Как бы то ни было, Герман Кафка открывает в 1881 году магазин модных вещей на Цельтнерштрассе, и можно проследить, как год от года развивалось это предприятие. Сначала речь идет о мелкой торговле, которая затем трансформируется в оптовую фирму. Скромный магазин на Цельтнерштрассе покинут ради одного из лучших мест Праги. Новый магазин размещается на первом этаже великолепного дворца Кински на Большой площади Старого города. Если Кафка как-то намекает в одном из рассказов на то, что конец каждого месяца сопровождался плохим настроением или тревогой, он скорее хочет таким образом описать беспокойный темперамент своего отца, чем трудности торгового дома.
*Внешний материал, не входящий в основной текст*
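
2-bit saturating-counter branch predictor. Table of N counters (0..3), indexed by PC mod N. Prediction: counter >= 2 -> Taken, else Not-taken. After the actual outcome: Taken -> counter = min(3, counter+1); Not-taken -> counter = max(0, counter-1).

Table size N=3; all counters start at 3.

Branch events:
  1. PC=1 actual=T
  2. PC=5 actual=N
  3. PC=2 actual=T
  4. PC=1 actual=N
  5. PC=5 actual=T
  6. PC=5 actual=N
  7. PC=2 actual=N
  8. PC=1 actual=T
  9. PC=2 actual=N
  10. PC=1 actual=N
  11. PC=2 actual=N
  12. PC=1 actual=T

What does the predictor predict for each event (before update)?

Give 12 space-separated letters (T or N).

Ev 1: PC=1 idx=1 pred=T actual=T -> ctr[1]=3
Ev 2: PC=5 idx=2 pred=T actual=N -> ctr[2]=2
Ev 3: PC=2 idx=2 pred=T actual=T -> ctr[2]=3
Ev 4: PC=1 idx=1 pred=T actual=N -> ctr[1]=2
Ev 5: PC=5 idx=2 pred=T actual=T -> ctr[2]=3
Ev 6: PC=5 idx=2 pred=T actual=N -> ctr[2]=2
Ev 7: PC=2 idx=2 pred=T actual=N -> ctr[2]=1
Ev 8: PC=1 idx=1 pred=T actual=T -> ctr[1]=3
Ev 9: PC=2 idx=2 pred=N actual=N -> ctr[2]=0
Ev 10: PC=1 idx=1 pred=T actual=N -> ctr[1]=2
Ev 11: PC=2 idx=2 pred=N actual=N -> ctr[2]=0
Ev 12: PC=1 idx=1 pred=T actual=T -> ctr[1]=3

Answer: T T T T T T T T N T N T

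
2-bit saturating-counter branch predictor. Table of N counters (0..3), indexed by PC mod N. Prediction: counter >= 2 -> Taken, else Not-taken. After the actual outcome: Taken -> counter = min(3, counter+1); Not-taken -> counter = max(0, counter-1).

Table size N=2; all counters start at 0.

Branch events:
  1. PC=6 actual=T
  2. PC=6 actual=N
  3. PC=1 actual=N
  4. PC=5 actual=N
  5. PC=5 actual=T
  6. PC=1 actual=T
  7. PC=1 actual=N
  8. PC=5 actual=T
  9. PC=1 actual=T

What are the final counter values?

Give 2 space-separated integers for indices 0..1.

Ev 1: PC=6 idx=0 pred=N actual=T -> ctr[0]=1
Ev 2: PC=6 idx=0 pred=N actual=N -> ctr[0]=0
Ev 3: PC=1 idx=1 pred=N actual=N -> ctr[1]=0
Ev 4: PC=5 idx=1 pred=N actual=N -> ctr[1]=0
Ev 5: PC=5 idx=1 pred=N actual=T -> ctr[1]=1
Ev 6: PC=1 idx=1 pred=N actual=T -> ctr[1]=2
Ev 7: PC=1 idx=1 pred=T actual=N -> ctr[1]=1
Ev 8: PC=5 idx=1 pred=N actual=T -> ctr[1]=2
Ev 9: PC=1 idx=1 pred=T actual=T -> ctr[1]=3

Answer: 0 3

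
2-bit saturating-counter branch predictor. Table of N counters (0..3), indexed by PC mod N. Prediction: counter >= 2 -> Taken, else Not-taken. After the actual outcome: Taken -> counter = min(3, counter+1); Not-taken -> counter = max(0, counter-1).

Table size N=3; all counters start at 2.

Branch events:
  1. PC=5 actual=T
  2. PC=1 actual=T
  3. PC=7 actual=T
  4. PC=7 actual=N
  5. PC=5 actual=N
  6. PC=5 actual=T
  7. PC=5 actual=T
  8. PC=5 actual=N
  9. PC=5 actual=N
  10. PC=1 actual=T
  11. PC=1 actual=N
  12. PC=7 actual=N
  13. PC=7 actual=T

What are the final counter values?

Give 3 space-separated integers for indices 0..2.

Ev 1: PC=5 idx=2 pred=T actual=T -> ctr[2]=3
Ev 2: PC=1 idx=1 pred=T actual=T -> ctr[1]=3
Ev 3: PC=7 idx=1 pred=T actual=T -> ctr[1]=3
Ev 4: PC=7 idx=1 pred=T actual=N -> ctr[1]=2
Ev 5: PC=5 idx=2 pred=T actual=N -> ctr[2]=2
Ev 6: PC=5 idx=2 pred=T actual=T -> ctr[2]=3
Ev 7: PC=5 idx=2 pred=T actual=T -> ctr[2]=3
Ev 8: PC=5 idx=2 pred=T actual=N -> ctr[2]=2
Ev 9: PC=5 idx=2 pred=T actual=N -> ctr[2]=1
Ev 10: PC=1 idx=1 pred=T actual=T -> ctr[1]=3
Ev 11: PC=1 idx=1 pred=T actual=N -> ctr[1]=2
Ev 12: PC=7 idx=1 pred=T actual=N -> ctr[1]=1
Ev 13: PC=7 idx=1 pred=N actual=T -> ctr[1]=2

Answer: 2 2 1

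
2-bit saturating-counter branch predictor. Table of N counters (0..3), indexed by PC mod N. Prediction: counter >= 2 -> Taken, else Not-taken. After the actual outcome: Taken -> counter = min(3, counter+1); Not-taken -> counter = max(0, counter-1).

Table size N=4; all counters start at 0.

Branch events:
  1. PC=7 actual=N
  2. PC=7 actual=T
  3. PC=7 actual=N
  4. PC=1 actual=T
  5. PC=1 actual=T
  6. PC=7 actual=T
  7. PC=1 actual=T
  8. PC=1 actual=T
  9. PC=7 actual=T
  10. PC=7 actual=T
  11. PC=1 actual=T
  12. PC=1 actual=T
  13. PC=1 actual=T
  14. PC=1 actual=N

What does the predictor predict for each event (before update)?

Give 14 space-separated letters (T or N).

Ev 1: PC=7 idx=3 pred=N actual=N -> ctr[3]=0
Ev 2: PC=7 idx=3 pred=N actual=T -> ctr[3]=1
Ev 3: PC=7 idx=3 pred=N actual=N -> ctr[3]=0
Ev 4: PC=1 idx=1 pred=N actual=T -> ctr[1]=1
Ev 5: PC=1 idx=1 pred=N actual=T -> ctr[1]=2
Ev 6: PC=7 idx=3 pred=N actual=T -> ctr[3]=1
Ev 7: PC=1 idx=1 pred=T actual=T -> ctr[1]=3
Ev 8: PC=1 idx=1 pred=T actual=T -> ctr[1]=3
Ev 9: PC=7 idx=3 pred=N actual=T -> ctr[3]=2
Ev 10: PC=7 idx=3 pred=T actual=T -> ctr[3]=3
Ev 11: PC=1 idx=1 pred=T actual=T -> ctr[1]=3
Ev 12: PC=1 idx=1 pred=T actual=T -> ctr[1]=3
Ev 13: PC=1 idx=1 pred=T actual=T -> ctr[1]=3
Ev 14: PC=1 idx=1 pred=T actual=N -> ctr[1]=2

Answer: N N N N N N T T N T T T T T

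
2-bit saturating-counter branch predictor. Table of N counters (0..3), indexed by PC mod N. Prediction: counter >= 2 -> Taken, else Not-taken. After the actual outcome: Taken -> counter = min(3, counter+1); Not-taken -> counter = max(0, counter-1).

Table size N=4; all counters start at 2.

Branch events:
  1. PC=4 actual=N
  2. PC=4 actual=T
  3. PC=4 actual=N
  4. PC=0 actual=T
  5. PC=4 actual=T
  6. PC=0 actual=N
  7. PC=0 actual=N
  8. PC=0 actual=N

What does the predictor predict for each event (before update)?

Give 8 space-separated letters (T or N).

Ev 1: PC=4 idx=0 pred=T actual=N -> ctr[0]=1
Ev 2: PC=4 idx=0 pred=N actual=T -> ctr[0]=2
Ev 3: PC=4 idx=0 pred=T actual=N -> ctr[0]=1
Ev 4: PC=0 idx=0 pred=N actual=T -> ctr[0]=2
Ev 5: PC=4 idx=0 pred=T actual=T -> ctr[0]=3
Ev 6: PC=0 idx=0 pred=T actual=N -> ctr[0]=2
Ev 7: PC=0 idx=0 pred=T actual=N -> ctr[0]=1
Ev 8: PC=0 idx=0 pred=N actual=N -> ctr[0]=0

Answer: T N T N T T T N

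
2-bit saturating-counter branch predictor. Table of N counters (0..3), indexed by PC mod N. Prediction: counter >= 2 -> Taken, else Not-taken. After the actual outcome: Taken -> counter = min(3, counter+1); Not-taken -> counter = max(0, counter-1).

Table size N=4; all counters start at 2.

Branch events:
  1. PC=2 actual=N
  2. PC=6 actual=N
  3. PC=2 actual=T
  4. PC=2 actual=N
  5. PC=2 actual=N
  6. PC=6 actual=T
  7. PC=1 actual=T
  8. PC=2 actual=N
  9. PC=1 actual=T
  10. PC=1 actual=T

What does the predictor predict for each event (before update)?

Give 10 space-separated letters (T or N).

Answer: T N N N N N T N T T

Derivation:
Ev 1: PC=2 idx=2 pred=T actual=N -> ctr[2]=1
Ev 2: PC=6 idx=2 pred=N actual=N -> ctr[2]=0
Ev 3: PC=2 idx=2 pred=N actual=T -> ctr[2]=1
Ev 4: PC=2 idx=2 pred=N actual=N -> ctr[2]=0
Ev 5: PC=2 idx=2 pred=N actual=N -> ctr[2]=0
Ev 6: PC=6 idx=2 pred=N actual=T -> ctr[2]=1
Ev 7: PC=1 idx=1 pred=T actual=T -> ctr[1]=3
Ev 8: PC=2 idx=2 pred=N actual=N -> ctr[2]=0
Ev 9: PC=1 idx=1 pred=T actual=T -> ctr[1]=3
Ev 10: PC=1 idx=1 pred=T actual=T -> ctr[1]=3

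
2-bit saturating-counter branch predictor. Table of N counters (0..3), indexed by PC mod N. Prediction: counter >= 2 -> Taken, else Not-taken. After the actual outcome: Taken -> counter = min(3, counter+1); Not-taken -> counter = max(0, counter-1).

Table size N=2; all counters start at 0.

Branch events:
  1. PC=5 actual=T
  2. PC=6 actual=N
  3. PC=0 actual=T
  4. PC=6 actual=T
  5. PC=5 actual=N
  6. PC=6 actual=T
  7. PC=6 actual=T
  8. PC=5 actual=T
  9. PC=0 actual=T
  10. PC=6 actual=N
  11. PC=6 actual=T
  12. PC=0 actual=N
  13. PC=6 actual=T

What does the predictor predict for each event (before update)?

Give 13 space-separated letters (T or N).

Answer: N N N N N T T N T T T T T

Derivation:
Ev 1: PC=5 idx=1 pred=N actual=T -> ctr[1]=1
Ev 2: PC=6 idx=0 pred=N actual=N -> ctr[0]=0
Ev 3: PC=0 idx=0 pred=N actual=T -> ctr[0]=1
Ev 4: PC=6 idx=0 pred=N actual=T -> ctr[0]=2
Ev 5: PC=5 idx=1 pred=N actual=N -> ctr[1]=0
Ev 6: PC=6 idx=0 pred=T actual=T -> ctr[0]=3
Ev 7: PC=6 idx=0 pred=T actual=T -> ctr[0]=3
Ev 8: PC=5 idx=1 pred=N actual=T -> ctr[1]=1
Ev 9: PC=0 idx=0 pred=T actual=T -> ctr[0]=3
Ev 10: PC=6 idx=0 pred=T actual=N -> ctr[0]=2
Ev 11: PC=6 idx=0 pred=T actual=T -> ctr[0]=3
Ev 12: PC=0 idx=0 pred=T actual=N -> ctr[0]=2
Ev 13: PC=6 idx=0 pred=T actual=T -> ctr[0]=3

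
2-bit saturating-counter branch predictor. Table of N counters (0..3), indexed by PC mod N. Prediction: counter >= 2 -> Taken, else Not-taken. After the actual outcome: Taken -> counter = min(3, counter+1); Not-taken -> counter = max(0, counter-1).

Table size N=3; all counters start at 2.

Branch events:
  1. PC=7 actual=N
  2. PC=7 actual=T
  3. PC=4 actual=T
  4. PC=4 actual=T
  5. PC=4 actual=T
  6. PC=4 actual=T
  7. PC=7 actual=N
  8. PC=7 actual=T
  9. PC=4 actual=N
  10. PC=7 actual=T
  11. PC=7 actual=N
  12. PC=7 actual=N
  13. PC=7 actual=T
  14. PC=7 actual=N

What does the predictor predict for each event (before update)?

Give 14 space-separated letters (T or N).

Ev 1: PC=7 idx=1 pred=T actual=N -> ctr[1]=1
Ev 2: PC=7 idx=1 pred=N actual=T -> ctr[1]=2
Ev 3: PC=4 idx=1 pred=T actual=T -> ctr[1]=3
Ev 4: PC=4 idx=1 pred=T actual=T -> ctr[1]=3
Ev 5: PC=4 idx=1 pred=T actual=T -> ctr[1]=3
Ev 6: PC=4 idx=1 pred=T actual=T -> ctr[1]=3
Ev 7: PC=7 idx=1 pred=T actual=N -> ctr[1]=2
Ev 8: PC=7 idx=1 pred=T actual=T -> ctr[1]=3
Ev 9: PC=4 idx=1 pred=T actual=N -> ctr[1]=2
Ev 10: PC=7 idx=1 pred=T actual=T -> ctr[1]=3
Ev 11: PC=7 idx=1 pred=T actual=N -> ctr[1]=2
Ev 12: PC=7 idx=1 pred=T actual=N -> ctr[1]=1
Ev 13: PC=7 idx=1 pred=N actual=T -> ctr[1]=2
Ev 14: PC=7 idx=1 pred=T actual=N -> ctr[1]=1

Answer: T N T T T T T T T T T T N T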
Герман Кафка «преуспел». Начав с нуля, даже меньше того, он создал преуспевающее предприятие, он «достиг цели». В конце жизни он собирался продать свое предприятие и стать владельцем пятиэтажного доходного дома. Если он и испытывал по этому поводу гордость с некоторой долей высокомерия, то у него были к тому основания. Из шести детей Якоба Кафки он, наверное, был тем, кто провел свою жизненную лодку лучше всех. О старшей его дочери Анне неизвестно ничего; о другой дочери, Юлии Эхрман, той самой малышке, что бегала по дорогам в своей мокрой юбчонке — тоже. Один из четырех мальчиков, Людвиг, сначала работал в магазине, который принадлежал Герману Кафке, а закончил жизнь безвестным страховым агентом. Двое других, Филипп и Генрих, который умер молодым, имели небольшие дела в провинциальных городах. В следующем поколении упадок усиливается. Ирма, дочь Генриха, слабая здоровьем, несчастная в браке, вынуждена была в течение некоторого времени искать пристанище в магазине Германа Кафки, где ей пришлось испытать тиранический нрав своего дяди и патрона. Кафка с отвращением вспоминает надгробное слово, которое его отец посвятил ей: «Бедная Ирма мне завещала хорошенькую свинью». В новом поколении был один человек, в котором, кажется, воплотились добродетели этот рода, — адвокат, сын Филиппа, на которого Кафка смотрел с наибольшим восхищением. В свои последние дни он еще говорит о нем Доре Диамант: «Мой кузен — превосходный человек. Когда этот Роберт, в возрасте около сорока лет, приезжал вечером к бассейну Софии — он не мог приходить раньше, он был адвокатом, очень занятым человеком, скорее работой, чем удовольствиями, — когда он приезжал вечером после пяти часов, он снимал несколькими быстрыми движениями одежду, бросался в воду и плыл с мощью красивого дикого зверя, весь струящийся водой, со сверкающими глазами, и уплывал тотчас в сторону запруды, он был великолепен». Впрочем, он добавлял: «А шесть месяцев спустя он умер, без толку замученный врачами». Но у других кузенов Кафки эта энергия, которой ему не хватало и которой он так восхищался у других, не нашла себе применения в Праге, в Богемии.